People who can’t stand CultureGrrl and want to enjoy some schadenfreude should come see me get pummeled at a Columbia University Law School panel discussion in New York about museum deaccessioning. The scene of the bout, scheduled for Mar. 11 at 6 p.m., is the school’s Kernochan Center for Law, Media and the Arts, Jerome Greene Hall (corner of 116th Street and Amsterdam Avenue), Room 103.
I’m the only non-lawyer in what I believe (from the brief conference call we had) to be an otherwise deaccession-friendly group. If you don’t know how I feel about museums’ selling museum-quality works from their collections, this must be your first visit to CultureGrrl. Every panel needs a contrarian: I’m it.

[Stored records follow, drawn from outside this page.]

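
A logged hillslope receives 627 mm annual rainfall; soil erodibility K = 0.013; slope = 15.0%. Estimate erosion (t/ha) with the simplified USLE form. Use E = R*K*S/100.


Formula: E = R * K * S / 100  (simplified USLE)
R * K = 627 * 0.013 = 8.151
E = 8.151 * 15.0 / 100 = 1.22 t/ha

1.22


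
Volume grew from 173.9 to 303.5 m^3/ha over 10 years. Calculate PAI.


Formula: PAI = (V_T2 - V_T1) / (T2 - T1)
Volume increment = 303.5 - 173.9 = 129.6 m^3/ha
PAI = 129.6 / 10 = 12.96 m^3/ha/year

12.96


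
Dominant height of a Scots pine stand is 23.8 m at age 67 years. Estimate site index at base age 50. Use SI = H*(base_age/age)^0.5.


Formula: SI = H_dom * (base_age / age)^0.5
Age ratio = 50 / 67 = 0.74627
sqrt(age_ratio) = 0.86387
SI = 23.8 * 0.86387 = 20.6 m

20.6


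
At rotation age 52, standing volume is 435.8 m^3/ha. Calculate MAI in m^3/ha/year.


Formula: MAI = Total Volume / Stand Age
MAI = 435.8 m^3/ha / 52 years
MAI = 8.38 m^3/ha/year

8.38


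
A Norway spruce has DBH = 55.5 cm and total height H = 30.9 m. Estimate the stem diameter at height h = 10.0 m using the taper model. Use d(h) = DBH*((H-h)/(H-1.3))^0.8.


Taper: d(h) = DBH * ((H - h) / (H - 1.3))^0.8
Numerator = H - h = 30.9 - 10.0 = 20.9 m
Denominator = H - 1.3 = 30.9 - 1.3 = 29.6 m
Ratio = 20.9 / 29.6 = 0.70608
d = 55.5 * 0.70608^0.8 = 42.0 cm

42.0


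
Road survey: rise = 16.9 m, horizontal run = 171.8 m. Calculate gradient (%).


Formula: Gradient = rise / run * 100
Gradient = 16.9 / 171.8 * 100 = 9.8%

9.8


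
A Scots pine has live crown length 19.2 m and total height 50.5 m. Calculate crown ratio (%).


Formula: Crown Ratio = (Crown Length / Total Height) * 100
CR = (19.2 m / 50.5 m) * 100
CR = 0.3802 * 100 = 38.0%

38.0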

The only thing that could possibly save me is that the panelists’ bios (at the “panel discussion” link on top) seem to indicate that the lawyers, with one exception, haven’t specialized in this particular type of case. That one exception should make the conversation interesting—C. Michael Norton, whose Nashville law firm has represented Fisk University in its attempt to get court approval to monetize its Stieglitz Collection. If you don’t know how I feel about THAT situation, you definitely have not been paying attention.
Norton helpfully e-mailed me this Fisk-related article by Jack Siegel, whom I’ve previously cited as an authority on nonprofit governance here.
Titling the panel “Breaking Up is Hard to Do” was a big mistake, though. It might tempt me to do another singing podcast:
Don’t send Bellows to Christie’s maw,
Don’t you send O’Keeffe to Arkansas,
Think what Albright-Knox went through,
And Eakins sales are hard to do.
No, I WON’T do this. Please stop me before I warble again!